自魏昭摄政以来,上京城的各种流言蜚语、八卦轶事没停下来过。
魏国公府世代簪缨,一朝满门近乎团灭,已经极为罕见,而当时的魏国公府世子魏昭,天之骄子,纵马天街,至今为人乐道。
纵观名门世家之后,大部分纨绔庸碌,小部分优秀却自认高人一等,再看看魏家郎君,四年前败走江左,四年后白手起家重头再来,摄政天下,形成鲜明对比。
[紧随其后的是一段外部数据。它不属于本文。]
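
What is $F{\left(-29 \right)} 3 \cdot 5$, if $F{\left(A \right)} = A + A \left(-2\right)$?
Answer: $435$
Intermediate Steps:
$F{\left(A \right)} = - A$ ($F{\left(A \right)} = A - 2 A = - A$)
$F{\left(-29 \right)} 3 \cdot 5 = \left(-1\right) \left(-29\right) 3 \cdot 5 = 29 \cdot 15 = 435$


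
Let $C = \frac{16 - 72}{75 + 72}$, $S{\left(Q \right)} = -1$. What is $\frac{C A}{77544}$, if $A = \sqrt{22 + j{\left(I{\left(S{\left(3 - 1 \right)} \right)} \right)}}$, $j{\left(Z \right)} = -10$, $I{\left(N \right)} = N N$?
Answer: $- \frac{2 \sqrt{3}}{203553} \approx -1.7018 \cdot 10^{-5}$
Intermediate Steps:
$I{\left(N \right)} = N^{2}$
$A = 2 \sqrt{3}$ ($A = \sqrt{22 - 10} = \sqrt{12} = 2 \sqrt{3} \approx 3.4641$)
$C = - \frac{8}{21}$ ($C = - \frac{56}{147} = \left(-56\right) \frac{1}{147} = - \frac{8}{21} \approx -0.38095$)
$\frac{C A}{77544} = \frac{\left(- \frac{8}{21}\right) 2 \sqrt{3}}{77544} = - \frac{16 \sqrt{3}}{21} \cdot \frac{1}{77544} = - \frac{2 \sqrt{3}}{203553}$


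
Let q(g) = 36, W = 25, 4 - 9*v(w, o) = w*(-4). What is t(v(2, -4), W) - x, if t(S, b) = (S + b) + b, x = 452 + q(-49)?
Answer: -1310/3 ≈ -436.67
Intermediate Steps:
v(w, o) = 4/9 + 4*w/9 (v(w, o) = 4/9 - w*(-4)/9 = 4/9 - (-4)*w/9 = 4/9 + 4*w/9)
x = 488 (x = 452 + 36 = 488)
t(S, b) = S + 2*b
t(v(2, -4), W) - x = ((4/9 + (4/9)*2) + 2*25) - 1*488 = ((4/9 + 8/9) + 50) - 488 = (4/3 + 50) - 488 = 154/3 - 488 = -1310/3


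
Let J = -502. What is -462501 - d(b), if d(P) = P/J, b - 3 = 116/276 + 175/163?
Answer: -2611277820451/5645994 ≈ -4.6250e+5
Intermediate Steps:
b = 50543/11247 (b = 3 + (116/276 + 175/163) = 3 + (116*(1/276) + 175*(1/163)) = 3 + (29/69 + 175/163) = 3 + 16802/11247 = 50543/11247 ≈ 4.4939)
d(P) = -P/502 (d(P) = P/(-502) = P*(-1/502) = -P/502)
-462501 - d(b) = -462501 - (-1)*50543/(502*11247) = -462501 - 1*(-50543/5645994) = -462501 + 50543/5645994 = -2611277820451/5645994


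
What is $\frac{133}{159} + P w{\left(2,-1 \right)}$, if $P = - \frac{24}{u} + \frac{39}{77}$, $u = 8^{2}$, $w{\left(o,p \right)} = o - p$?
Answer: $\frac{120565}{97944} \approx 1.231$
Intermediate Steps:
$u = 64$
$P = \frac{81}{616}$ ($P = - \frac{24}{64} + \frac{39}{77} = \left(-24\right) \frac{1}{64} + 39 \cdot \frac{1}{77} = - \frac{3}{8} + \frac{39}{77} = \frac{81}{616} \approx 0.13149$)
$\frac{133}{159} + P w{\left(2,-1 \right)} = \frac{133}{159} + \frac{81 \left(2 - -1\right)}{616} = 133 \cdot \frac{1}{159} + \frac{81 \left(2 + 1\right)}{616} = \frac{133}{159} + \frac{81}{616} \cdot 3 = \frac{133}{159} + \frac{243}{616} = \frac{120565}{97944}$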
虽然历史是胜利之人书写,这等传奇,仍然令人津津乐道。
可利用魏昭这些绯闻八卦造势,恐怕魏昭知道后更加要发难她,他们之间关系已经跌落冰点,再这样做,又有什么在等着她?
李鸾在心不在焉之际,突然听到吧嗒吧嗒小跑步的声音。
夜已降临,灯火惶惶,一个小黑影从外像只小猫一样窜进来,惊喜地抬头望她:“美人姨姨,你怎么会在这里?!”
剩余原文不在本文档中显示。